From the IE Blog comes word that IE7 will be marked as a high priority update so that Automatic Updates will download it to your PC as soon as it’s available:
As I said earlier, AU will notify you when IE7 is ready to install. Alternately, you will be able to visit the Windows Update or Microsoft Update sites and obtain IE7 by performing an “Express” scan for high-priority updates. Either way, you will see the welcome screen that allows you to choose whether to install it. (Users will also be able to download IE7 from the Microsoft Download Center.)
If you decide to install IE7, it will preserve your current toolbars, home page, search settings, and favorites and installing will not change your choice of default browser. You will also be able to roll back to IE6 at any point by using Add/Remove Programs in the Control Panel. Finally, users who have AU turned off will not be notified.

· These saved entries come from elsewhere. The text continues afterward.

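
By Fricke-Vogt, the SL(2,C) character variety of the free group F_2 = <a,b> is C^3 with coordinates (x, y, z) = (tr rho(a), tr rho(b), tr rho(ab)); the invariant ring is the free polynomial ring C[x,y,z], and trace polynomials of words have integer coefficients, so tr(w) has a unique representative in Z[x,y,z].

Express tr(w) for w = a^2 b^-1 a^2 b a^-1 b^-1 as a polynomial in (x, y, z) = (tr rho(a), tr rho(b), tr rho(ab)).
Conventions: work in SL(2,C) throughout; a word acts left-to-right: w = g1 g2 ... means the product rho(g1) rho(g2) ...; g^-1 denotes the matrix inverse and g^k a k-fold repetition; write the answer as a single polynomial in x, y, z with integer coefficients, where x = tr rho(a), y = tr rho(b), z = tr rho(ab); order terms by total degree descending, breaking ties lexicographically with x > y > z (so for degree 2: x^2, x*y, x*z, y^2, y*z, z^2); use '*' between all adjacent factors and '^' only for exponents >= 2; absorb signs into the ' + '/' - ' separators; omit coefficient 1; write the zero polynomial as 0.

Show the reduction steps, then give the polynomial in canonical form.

trace(b a^2) = trace(a) trace(b a) - trace(b) = x*z - y
trace(a^2 b a) = trace(a) trace(b a^2) - trace(b a) = x^2*z - x*y - z
apply: trace(b a b a) = trace(b a) trace(b a) - trace(1)   [split at repeated b] = z^2 - 2
use: trace(b a b) = trace(b) trace(a b) - trace(a) = y*z - x
trace(a^2 b a b) = trace(a) trace(b a b a) - trace(b a b) = x*z^2 - y*z - x
apply: trace(a b^-1 a^2 b) = trace(a^2 b a) trace(b) - trace(a^2 b a b) = x^2*y*z - x*y^2 - x*z^2 + x
trace(a^2) = trace(a) trace(a) - trace(1) = x^2 - 2
trace(a b^2 a) = trace(b) trace(a^2 b) - trace(a^2) = x*y*z - x^2 - y^2 + 2
trace(b^2 a^3) = trace(a) trace(a b^2 a) - trace(a b^2) = x^2*y*z - x^3 - x*y^2 - y*z + 3*x
trace(a^2 b^2 a^2) = trace(a) trace(b^2 a^3) - trace(b^2 a^2) = x^3*y*z - x^4 - x^2*y^2 - 2*x*y*z + 4*x^2 + y^2 - 2
use: trace(b a b^2 a) = trace(b) trace(a b a b) - trace(a b a) = y*z^2 - x*z - y
trace(b a b^2) = trace(b) trace(a b^2) - trace(a b) = y^2*z - x*y - z
apply: trace(b^2 a^2 b a) = trace(a) trace(b a b^2 a) - trace(b a b^2) = x*y*z^2 - x^2*z - y^2*z + z
trace(b^2) = trace(b) trace(b) - trace(1) = y^2 - 2
use: trace(b^3) = trace(b) trace(b^2) - trace(b) = y^3 - 3*y
trace(b^2 a^2 b) = trace(a) trace(b^3 a) - trace(b^3) = x*y^2*z - x^2*y - y^3 - x*z + 3*y
use: trace(a^2 b^2 a^2 b) = trace(a) trace(b^2 a^2 b a) - trace(b^2 a^2 b) = x^2*y*z^2 - x^3*z - 2*x*y^2*z + x^2*y + y^3 + 2*x*z - 3*y
apply: trace(b a^2 b^-1 a^2 b) = trace(a^2 b^2 a^2) trace(b) - trace(a^2 b^2 a^2 b) = x^3*y^2*z - x^4*y - x^2*y^3 - x^2*y*z^2 + x^3*z + 3*x^2*y - 2*x*z + y
trace(a b a b a^2) = trace(a) trace(b a b a^2) - trace(b a b a) = x^2*z^2 - x*y*z - x^2 - z^2 + 2
use: trace(a^2 b a b a^2) = trace(a) trace(a b a b a^2) - trace(a b a b a) = x^3*z^2 - x^2*y*z - x^3 - 2*x*z^2 + y*z + 3*x
trace(b a b a b a) = trace(a b a b) trace(a b) - trace(b a)   [split at repeated a] = z^3 - 3*z
trace(b a^2 b a b a) = trace(a) trace(b a b a b a) - trace(b a b a b) = x*z^3 - y*z^2 - 2*x*z + y
apply: trace(a^2 b a b a^2 b) = trace(a) trace(b a^2 b a b a) - trace(b a^2 b a b) = x^2*z^3 - 2*x*y*z^2 - x^2*z + y^2*z + x*y - z
apply: trace(b a^2 b^-1 a^2 b a) = trace(a^2 b a b a^2) trace(b) - trace(a^2 b a b a^2 b) = x^3*y*z^2 - x^2*y^2*z - x^2*z^3 - x^3*y + x^2*z + 2*x*y + z
trace(a^2 b^-1 a^2 b a^-1 b) = trace(b a^2 b^-1 a^2 b) trace(a) - trace(b a^2 b^-1 a^2 b a) = x^4*y^2*z - x^5*y - x^3*y^3 - 2*x^3*y*z^2 + x^4*z + x^2*y^2*z + x^2*z^3 + 4*x^3*y - 3*x^2*z - x*y - z
apply: trace(a^2 b^-1 a^2 b a^-1 b^-1) = trace(a^2 b^-1 a^2 b a^-1) trace(b) - trace(a^2 b^-1 a^2 b a^-1 b) = -x^4*y^2*z + x^5*y + x^3*y^3 + 2*x^3*y*z^2 - x^4*z - x^2*z^3 - 4*x^3*y - x*y^3 - x*y*z^2 + 3*x^2*z + 2*x*y + z

-x^4*y^2*z + x^5*y + x^3*y^3 + 2*x^3*y*z^2 - x^4*z - x^2*z^3 - 4*x^3*y - x*y^3 - x*y*z^2 + 3*x^2*z + 2*x*y + z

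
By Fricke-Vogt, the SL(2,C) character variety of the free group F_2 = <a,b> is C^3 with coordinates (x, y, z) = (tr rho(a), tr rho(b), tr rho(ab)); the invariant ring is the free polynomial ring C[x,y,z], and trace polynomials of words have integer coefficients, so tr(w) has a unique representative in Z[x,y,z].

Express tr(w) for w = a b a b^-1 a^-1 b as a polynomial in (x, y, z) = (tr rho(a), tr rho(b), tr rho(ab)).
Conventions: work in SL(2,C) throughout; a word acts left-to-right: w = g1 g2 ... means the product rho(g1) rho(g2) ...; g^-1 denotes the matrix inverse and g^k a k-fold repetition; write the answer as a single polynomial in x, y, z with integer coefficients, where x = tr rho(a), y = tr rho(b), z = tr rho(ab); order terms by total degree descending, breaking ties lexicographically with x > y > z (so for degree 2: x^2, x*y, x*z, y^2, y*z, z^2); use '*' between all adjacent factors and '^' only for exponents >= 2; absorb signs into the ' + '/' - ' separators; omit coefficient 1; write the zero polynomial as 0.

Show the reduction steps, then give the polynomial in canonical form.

-x*y*z^2 + x^2*z + y^2*z + z^3 - 3*z

trace(a b a) = trace(a) trace(b a) - trace(b)  (reduce the a square) = x*z - y
use: trace(b a b a) = trace(a b) trace(a b) - trace(1)  (split on a) = z^2 - 2
trace(b a b) = trace(b) trace(a b) - trace(a)  (reduce the b square) = y*z - x
apply: trace(a b a b a) = trace(a) trace(b a b a) - trace(b a b)  (reduce the a square) = x*z^2 - y*z - x
trace(a b a b a b) = trace(a b a b) trace(a b) - trace(b a)  (split on a) = z^3 - 3*z
apply: trace(b a b a b^-1 a) = trace(a b a b a) trace(b) - trace(a b a b a b)  (eliminate b^-1) = x*y*z^2 - y^2*z - z^3 - x*y + 3*z
trace(a b a b^-1 a^-1 b) = trace(b a b a b^-1) trace(a) - trace(b a b a b^-1 a)  (eliminate a^-1) = -x*y*z^2 + x^2*z + y^2*z + z^3 - 3*z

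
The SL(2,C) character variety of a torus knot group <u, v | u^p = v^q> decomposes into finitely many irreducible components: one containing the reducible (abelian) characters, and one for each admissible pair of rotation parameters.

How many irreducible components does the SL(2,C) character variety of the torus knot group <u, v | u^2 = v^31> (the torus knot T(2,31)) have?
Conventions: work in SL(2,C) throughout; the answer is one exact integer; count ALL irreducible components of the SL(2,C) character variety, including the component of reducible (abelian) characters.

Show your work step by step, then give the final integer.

Gamma = < u, v | u^2 = v^31 > (torus knot T(2,31)); the central element u^2 = v^31 acts as +I or -I in any irreducible SL(2,C) representation.
On an irreducible component, tr(u) is locked at 2*cos(pi*alpha/2) for some alpha in 1..1, and tr(v) at 2*cos(pi*beta/31) for some beta in 1..30.
Consistency of u^2 = (-1)^alpha I with v^31 = (-1)^beta I forces alpha = beta (mod 2).
Enumerate parity-matched pairs: 1*15 odd-odd plus 0*15 even-even gives 15.
That is 15 components of irreducible characters, and with the reducible (abelian) component the total is 16.

16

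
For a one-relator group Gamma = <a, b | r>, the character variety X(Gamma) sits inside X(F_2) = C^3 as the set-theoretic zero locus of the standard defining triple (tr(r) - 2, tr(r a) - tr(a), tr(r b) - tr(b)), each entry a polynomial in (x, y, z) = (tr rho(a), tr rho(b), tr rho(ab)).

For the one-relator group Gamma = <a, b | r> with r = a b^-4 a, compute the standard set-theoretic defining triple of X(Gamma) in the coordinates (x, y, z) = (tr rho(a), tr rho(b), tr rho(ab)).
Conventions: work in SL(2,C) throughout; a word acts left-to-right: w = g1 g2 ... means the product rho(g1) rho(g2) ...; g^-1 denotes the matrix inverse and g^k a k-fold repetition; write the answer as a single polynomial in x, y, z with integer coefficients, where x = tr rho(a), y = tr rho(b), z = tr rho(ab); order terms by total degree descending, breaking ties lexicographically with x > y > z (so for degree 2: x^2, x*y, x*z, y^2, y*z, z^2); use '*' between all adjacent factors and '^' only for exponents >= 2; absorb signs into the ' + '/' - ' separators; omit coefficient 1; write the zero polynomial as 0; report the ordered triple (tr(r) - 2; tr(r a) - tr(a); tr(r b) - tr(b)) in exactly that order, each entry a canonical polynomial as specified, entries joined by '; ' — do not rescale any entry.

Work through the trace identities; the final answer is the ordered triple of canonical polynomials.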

This is interesting considering that at one point in time Microsoft was planning on using IE7 as an incentive for people to upgrade to Windows Vista, but as Firefox has gained market share the desire to maintain their lead in the browser market ended up overriding their desire to get people to upgrade the OS. This adds an element of irony to the decision to make it a “high priority” update.
On the bright side at least it won’t try to force install itself nor will it change your default browser choice even if you do install it so I’ll probably end up slapping it on once the final version is available. I’ve been playing around with a beta version at work and it’s not bad. Not good enough to replace Firefox yet, but a buttload better than IE6.